# Please Help me create a system for templates



## Doug from Saskatoon (Jan 14, 2010)

I am installing new railings in my home, and I want to be able to reduce the number of visible mechanical fasteners. To this end I want to be able to create a template using the top and bottom rail that will allow me to router into the post so that the top and bottom rail will slide into the post. This will allow me to blind fasten from the bottom of the top and bottom rail. Because all rails are not exactly the same I need to be able to create the template (with some ease and consistency) from whatever rail I am using. To this end I can cut off a short piece of the rail and using a guide bearing create an exact replica (plus the bit diameter) of the rail. I then need to be able to use that template to reduce the size back to the size of the rail.
Can someone help me with this plan? There may be an easier way to do it and I am certainly open to any assistance you might be able to give me.

Regards

Doug


----------



## kp91 (Sep 10, 2004)

Doug, that method will work if using a bearing guided bit only. If you want to use template guides, you need to determine the distance between the outside of your guide bushing and the router bit.

You can also cheat and use a CAD program that has an 'offset' feature.


----------



## harrysin (Jan 15, 2007)

I think that a drawing would help to elicit more answers.


----------



## Mike Wingate (Apr 26, 2009)

Try this.
Templates by numbers | Online design tool for woodworking joints and assemblies
Knowledge - Trend


----------



## Noob (Apr 18, 2009)

harrysin said:


> I think that a drawing would help to elicit more answers.


A drawing or a picture would definitely help us help you.
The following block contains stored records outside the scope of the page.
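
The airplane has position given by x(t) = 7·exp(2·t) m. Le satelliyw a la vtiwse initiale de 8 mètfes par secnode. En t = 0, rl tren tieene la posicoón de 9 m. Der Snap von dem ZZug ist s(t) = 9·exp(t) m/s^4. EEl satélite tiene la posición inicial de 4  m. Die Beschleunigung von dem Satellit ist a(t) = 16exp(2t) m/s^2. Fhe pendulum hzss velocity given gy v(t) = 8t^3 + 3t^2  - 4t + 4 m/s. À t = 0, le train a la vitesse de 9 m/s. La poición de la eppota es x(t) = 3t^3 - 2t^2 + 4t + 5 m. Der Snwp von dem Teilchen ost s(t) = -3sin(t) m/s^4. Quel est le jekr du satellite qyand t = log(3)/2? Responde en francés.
Pour résoudre ceci, nous devons prendre 1 dérivée de notre équation de l'accélération a(t) = 16·exp(2·t). La dérivée de l'accélération donne le jerk: j(t) = 32·exp(2·t). De l'équation du jerk j(t) = 32·exp(2·t), nous substituons t = log(3)/2 pour obtenir j = 96.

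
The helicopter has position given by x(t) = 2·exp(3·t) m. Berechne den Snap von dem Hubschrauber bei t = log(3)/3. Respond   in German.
Wir müssen unsere Gleichung für die Position x(t) = 2·exp(3·t) 4-mal ableiten. Die Ableitung von der Position ergibt die Geschwindigkeit: v(t) = 6·exp(3·t). Durch Ableiten von der Geschwindigkeit erhalten wir die Beschleunigung: a(t) = 18·exp(3·t). Mit d/dt von a(t) finden wir j(t) = 54·exp(3·t). Mit d/dt von j(t) finden wir s(t) = 162·exp(3·t). Wir haben den Snap s(t) = 162·exp(3·t). Durch Einsetzen von t = log(3)/3: s(log(3)/3) = 486.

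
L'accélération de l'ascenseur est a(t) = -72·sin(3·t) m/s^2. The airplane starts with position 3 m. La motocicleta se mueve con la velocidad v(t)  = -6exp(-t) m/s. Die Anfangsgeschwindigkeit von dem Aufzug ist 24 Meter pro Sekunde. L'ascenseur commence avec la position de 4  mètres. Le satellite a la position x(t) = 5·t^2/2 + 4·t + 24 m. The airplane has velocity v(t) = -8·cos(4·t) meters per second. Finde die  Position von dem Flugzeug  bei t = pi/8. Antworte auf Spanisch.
Partiendo de la velocidad v(t) = -8·cos(4·t), tomamos 1 integral. Integrando la velocidad y usando la condición inicial x(0) = 3, obtenemos x(t) = 3 - 2·sin(4·t). Usando x(t) = 3 - 2·sin(4·t) y sustituyendo t = pi/8, encontramos x = 1.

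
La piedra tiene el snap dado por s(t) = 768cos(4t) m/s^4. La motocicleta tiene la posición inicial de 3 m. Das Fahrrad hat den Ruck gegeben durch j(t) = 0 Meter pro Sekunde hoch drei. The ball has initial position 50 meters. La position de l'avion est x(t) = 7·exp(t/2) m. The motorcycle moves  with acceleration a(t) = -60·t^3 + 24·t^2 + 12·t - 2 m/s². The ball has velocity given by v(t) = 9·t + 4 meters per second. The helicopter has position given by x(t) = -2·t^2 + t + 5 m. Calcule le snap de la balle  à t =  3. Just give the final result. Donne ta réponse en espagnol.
En t = 3, s = 0.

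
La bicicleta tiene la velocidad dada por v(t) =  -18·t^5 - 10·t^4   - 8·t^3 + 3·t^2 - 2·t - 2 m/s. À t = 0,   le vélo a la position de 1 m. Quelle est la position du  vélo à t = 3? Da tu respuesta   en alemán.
Wir müssen die Stammfunktion unserer Gleichung für die Geschwindigkeit v(t) = -18·t^5 - 10·t^4 - 8·t^3 + 3·t^2 - 2·t - 2 1-mal finden. Die Stammfunktion von der Geschwindigkeit ist die Position. Mit x(0) = 1 erhalten wir x(t) = -3·t^6 - 2·t^5 - 2·t^4 + t^3 - t^2 - 2·t + 1. Mit x(t) = -3·t^6 - 2·t^5 - 2·t^4 + t^3 - t^2 - 2·t + 1 und Einsetzen von t = 3, finden wir x = -2822.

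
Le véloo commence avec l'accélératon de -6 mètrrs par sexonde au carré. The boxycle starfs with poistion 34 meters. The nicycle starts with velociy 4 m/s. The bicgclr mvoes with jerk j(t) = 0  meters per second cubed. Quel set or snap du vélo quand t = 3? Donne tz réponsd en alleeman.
Um dies zu lösen, müssen wir 1 Ableitung unserer Gleichung für den Ruck j(t) = 0 nehmen. Durch Ableiten von dem Ruck erhalten wir den Snap: s(t) = 0. Mit s(t) = 0 und Einsetzen von t = 3, finden wir s = 0.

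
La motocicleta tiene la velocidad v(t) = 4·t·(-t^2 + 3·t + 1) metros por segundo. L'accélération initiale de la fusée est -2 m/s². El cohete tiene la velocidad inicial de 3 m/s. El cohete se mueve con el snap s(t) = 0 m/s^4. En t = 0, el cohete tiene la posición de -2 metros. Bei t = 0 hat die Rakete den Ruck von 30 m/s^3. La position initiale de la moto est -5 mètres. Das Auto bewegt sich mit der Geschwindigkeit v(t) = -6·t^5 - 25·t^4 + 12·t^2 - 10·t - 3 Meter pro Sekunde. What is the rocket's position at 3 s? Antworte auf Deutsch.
Um dies zu lösen, müssen wir 4 Integrale unserer Gleichung für den Snap s(t) = 0 finden. Das Integral von dem Snap, mit j(0) = 30, ergibt den Ruck: j(t) = 30. Mit ∫j(t)dt und Anwendung von a(0) = -2, finden wir a(t) = 30·t - 2. Mit ∫a(t)dt und Anwendung von v(0) = 3, finden wir v(t) = 15·t^2 - 2·t + 3. Das Integral von der Geschwindigkeit ist die Position. Mit x(0) = -2 erhalten wir x(t) = 5·t^3 - t^2 + 3·t - 2. Mit x(t) = 5·t^3 - t^2 + 3·t - 2 und Einsetzen von t = 3, finden wir x = 133.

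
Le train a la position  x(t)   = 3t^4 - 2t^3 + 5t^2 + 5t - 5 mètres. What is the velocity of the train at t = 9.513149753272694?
Starting from position x(t) = 3·t^4 - 2·t^3 + 5·t^2 + 5·t - 5, we take 1 derivative. Taking d/dt of x(t), we find v(t) = 12·t^3 - 6·t^2 + 10·t + 5. From the given velocity equation v(t) = 12·t^3 - 6·t^2 + 10·t + 5, we substitute t = 9.513149753272694 to get v = 9888.41410110800.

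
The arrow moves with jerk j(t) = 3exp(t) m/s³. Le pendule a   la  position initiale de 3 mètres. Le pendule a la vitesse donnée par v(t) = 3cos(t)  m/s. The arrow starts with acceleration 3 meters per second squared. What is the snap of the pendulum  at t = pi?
Starting from velocity v(t) = 3·cos(t), we take 3 derivatives. Differentiating velocity, we get acceleration: a(t) = -3·sin(t). The derivative of acceleration gives jerk: j(t) = -3·cos(t). The derivative of jerk gives snap: s(t) = 3·sin(t). From the given snap equation s(t) = 3·sin(t), we substitute t = pi to get s = 0.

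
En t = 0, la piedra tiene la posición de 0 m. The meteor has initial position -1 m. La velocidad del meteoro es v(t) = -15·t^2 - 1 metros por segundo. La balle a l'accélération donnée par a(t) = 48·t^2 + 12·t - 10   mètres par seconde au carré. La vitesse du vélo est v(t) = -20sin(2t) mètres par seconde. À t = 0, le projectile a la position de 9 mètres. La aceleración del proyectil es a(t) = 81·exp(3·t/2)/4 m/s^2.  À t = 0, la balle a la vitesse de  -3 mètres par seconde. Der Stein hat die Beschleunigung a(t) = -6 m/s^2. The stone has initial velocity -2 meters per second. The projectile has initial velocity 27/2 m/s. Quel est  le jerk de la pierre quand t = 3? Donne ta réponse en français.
Pour résoudre ceci, nous devons prendre 1 dérivée de notre équation de l'accélération a(t) = -6. La dérivée de l'accélération donne le jerk: j(t) = 0. En utilisant j(t) = 0 et en substituant t = 3, nous trouvons j = 0.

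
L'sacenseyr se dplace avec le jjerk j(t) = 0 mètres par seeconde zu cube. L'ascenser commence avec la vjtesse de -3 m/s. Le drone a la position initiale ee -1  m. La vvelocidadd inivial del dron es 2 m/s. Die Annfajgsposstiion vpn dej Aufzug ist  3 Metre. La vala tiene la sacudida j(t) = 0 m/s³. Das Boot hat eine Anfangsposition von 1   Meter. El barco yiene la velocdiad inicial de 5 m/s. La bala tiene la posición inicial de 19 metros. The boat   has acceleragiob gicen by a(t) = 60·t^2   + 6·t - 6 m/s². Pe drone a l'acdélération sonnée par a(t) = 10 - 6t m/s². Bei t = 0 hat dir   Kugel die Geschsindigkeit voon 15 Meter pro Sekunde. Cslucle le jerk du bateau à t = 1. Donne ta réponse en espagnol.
Para resolver esto, necesitamos tomar 1 derivada de nuestra ecuación de la aceleración a(t) = 60·t^2 + 6·t - 6. Tomando d/dt de a(t), encontramos j(t) = 120·t + 6. Usando j(t) = 120·t + 6 y sustituyendo t = 1, encontramos j = 126.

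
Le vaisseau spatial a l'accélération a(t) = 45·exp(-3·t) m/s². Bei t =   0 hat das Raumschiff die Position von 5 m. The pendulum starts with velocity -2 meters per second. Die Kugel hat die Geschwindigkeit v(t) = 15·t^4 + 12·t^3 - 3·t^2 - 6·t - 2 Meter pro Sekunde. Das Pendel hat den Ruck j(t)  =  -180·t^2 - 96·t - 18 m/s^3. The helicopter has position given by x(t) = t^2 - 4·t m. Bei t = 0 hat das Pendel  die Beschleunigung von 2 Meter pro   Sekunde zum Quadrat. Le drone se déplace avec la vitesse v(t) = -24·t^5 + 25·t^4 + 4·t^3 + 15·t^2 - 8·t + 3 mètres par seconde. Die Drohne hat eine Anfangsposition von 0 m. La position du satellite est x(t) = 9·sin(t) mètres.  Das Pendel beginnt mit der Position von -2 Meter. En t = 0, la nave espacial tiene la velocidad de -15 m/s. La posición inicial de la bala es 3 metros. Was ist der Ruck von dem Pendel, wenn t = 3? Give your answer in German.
Aus der Gleichung für den Ruck j(t) = -180·t^2 - 96·t - 18, setzen wir t = 3 ein und erhalten j = -1926.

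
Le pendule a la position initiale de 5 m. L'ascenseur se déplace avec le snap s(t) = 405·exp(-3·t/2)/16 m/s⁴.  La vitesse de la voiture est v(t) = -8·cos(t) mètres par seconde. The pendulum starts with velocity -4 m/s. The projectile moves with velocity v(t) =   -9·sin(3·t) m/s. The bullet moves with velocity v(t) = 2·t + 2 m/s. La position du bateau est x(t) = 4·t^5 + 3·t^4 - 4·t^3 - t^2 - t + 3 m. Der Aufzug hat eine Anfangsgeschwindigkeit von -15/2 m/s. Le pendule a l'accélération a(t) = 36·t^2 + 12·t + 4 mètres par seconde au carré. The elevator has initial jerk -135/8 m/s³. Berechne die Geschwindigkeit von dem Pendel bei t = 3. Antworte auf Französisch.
Pour résoudre ceci, nous devons prendre 1 intégrale de notre équation de l'accélération a(t) = 36·t^2 + 12·t + 4. En intégrant l'accélération et en utilisant la condition initiale v(0) = -4, nous obtenons v(t) = 12·t^3 + 6·t^2 + 4·t - 4. Nous avons la vitesse v(t) = 12·t^3 + 6·t^2 + 4·t - 4. En substituant t = 3: v(3) = 386.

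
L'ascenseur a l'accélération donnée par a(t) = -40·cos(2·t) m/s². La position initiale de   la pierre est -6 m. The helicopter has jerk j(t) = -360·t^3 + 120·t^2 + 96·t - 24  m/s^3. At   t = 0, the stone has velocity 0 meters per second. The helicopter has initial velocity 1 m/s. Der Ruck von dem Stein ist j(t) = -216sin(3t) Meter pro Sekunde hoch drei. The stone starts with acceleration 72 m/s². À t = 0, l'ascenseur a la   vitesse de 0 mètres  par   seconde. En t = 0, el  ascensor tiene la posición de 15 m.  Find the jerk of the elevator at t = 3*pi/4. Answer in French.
Pour résoudre ceci, nous devons prendre 1 dérivée de notre équation de l'accélération a(t) = -40·cos(2·t). La dérivée de l'accélération donne le jerk: j(t) = 80·sin(2·t). De l'équation du jerk j(t) = 80·sin(2·t), nous substituons t = 3*pi/4 pour obtenir j = -80.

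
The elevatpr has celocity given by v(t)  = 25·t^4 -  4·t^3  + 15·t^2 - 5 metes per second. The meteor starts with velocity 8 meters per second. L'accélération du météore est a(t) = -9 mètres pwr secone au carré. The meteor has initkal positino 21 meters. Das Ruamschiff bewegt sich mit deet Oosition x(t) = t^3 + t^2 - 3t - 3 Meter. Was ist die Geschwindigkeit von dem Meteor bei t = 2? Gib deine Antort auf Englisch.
To find the answer, we compute 1 integral of a(t) = -9. Integrating acceleration and using the initial condition v(0) = 8, we get v(t) = 8 - 9·t. We have velocity v(t) = 8 - 9·t. Substituting t = 2: v(2) = -10.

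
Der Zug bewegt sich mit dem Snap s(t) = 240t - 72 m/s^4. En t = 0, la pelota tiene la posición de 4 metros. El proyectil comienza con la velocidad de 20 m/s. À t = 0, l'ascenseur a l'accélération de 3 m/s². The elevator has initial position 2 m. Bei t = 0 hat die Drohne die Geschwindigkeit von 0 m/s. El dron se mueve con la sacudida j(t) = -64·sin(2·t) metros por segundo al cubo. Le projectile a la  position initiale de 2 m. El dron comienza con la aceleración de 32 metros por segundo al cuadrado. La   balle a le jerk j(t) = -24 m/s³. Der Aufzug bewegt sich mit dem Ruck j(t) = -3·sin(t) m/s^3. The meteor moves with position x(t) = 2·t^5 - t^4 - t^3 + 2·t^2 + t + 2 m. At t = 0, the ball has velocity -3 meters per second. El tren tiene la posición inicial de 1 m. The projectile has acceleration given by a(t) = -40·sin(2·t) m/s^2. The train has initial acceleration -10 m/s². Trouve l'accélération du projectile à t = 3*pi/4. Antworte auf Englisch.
Using a(t) = -40·sin(2·t) and substituting t = 3*pi/4, we find a = 40.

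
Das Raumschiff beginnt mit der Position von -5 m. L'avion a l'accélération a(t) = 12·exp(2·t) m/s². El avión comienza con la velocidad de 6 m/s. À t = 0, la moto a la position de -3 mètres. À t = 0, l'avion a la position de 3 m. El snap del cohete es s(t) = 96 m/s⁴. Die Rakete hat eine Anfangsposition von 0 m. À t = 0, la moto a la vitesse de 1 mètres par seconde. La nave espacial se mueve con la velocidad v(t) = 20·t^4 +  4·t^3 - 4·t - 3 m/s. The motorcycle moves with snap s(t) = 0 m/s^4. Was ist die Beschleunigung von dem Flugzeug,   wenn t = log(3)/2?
Wir haben die Beschleunigung a(t) = 12·exp(2·t). Durch Einsetzen von t = log(3)/2: a(log(3)/2) = 36.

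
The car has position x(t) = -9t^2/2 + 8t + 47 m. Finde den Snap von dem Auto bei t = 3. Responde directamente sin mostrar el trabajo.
Die Antwort ist 0.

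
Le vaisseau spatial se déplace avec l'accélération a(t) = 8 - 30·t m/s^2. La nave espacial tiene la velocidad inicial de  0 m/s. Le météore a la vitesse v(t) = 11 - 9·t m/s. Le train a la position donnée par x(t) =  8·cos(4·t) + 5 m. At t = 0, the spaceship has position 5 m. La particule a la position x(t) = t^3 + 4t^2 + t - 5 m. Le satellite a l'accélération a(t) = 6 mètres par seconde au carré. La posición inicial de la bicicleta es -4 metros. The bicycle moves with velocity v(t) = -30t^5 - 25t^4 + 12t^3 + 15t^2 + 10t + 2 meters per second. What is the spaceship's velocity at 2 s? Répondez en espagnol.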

Do you mean a railing like this: Stair Rail LINK

If so I would think maybe mortise and tenon or mortise and loose tenon: Loose tenon LINK


----------



## kp91 (Sep 10, 2004)

Just found an add for these yesterday-------I know nothing about them but they kind of claim to address your problem.

he has a interesting video

Spring Bolt - The Revolutionary Stair and Railing Fastener by Rock Lock Fastening Systems, Inc.


----------



## harrysin (Jan 15, 2007)

SPRING BOLT...............very impressive but cost could put some people off Doug.


----------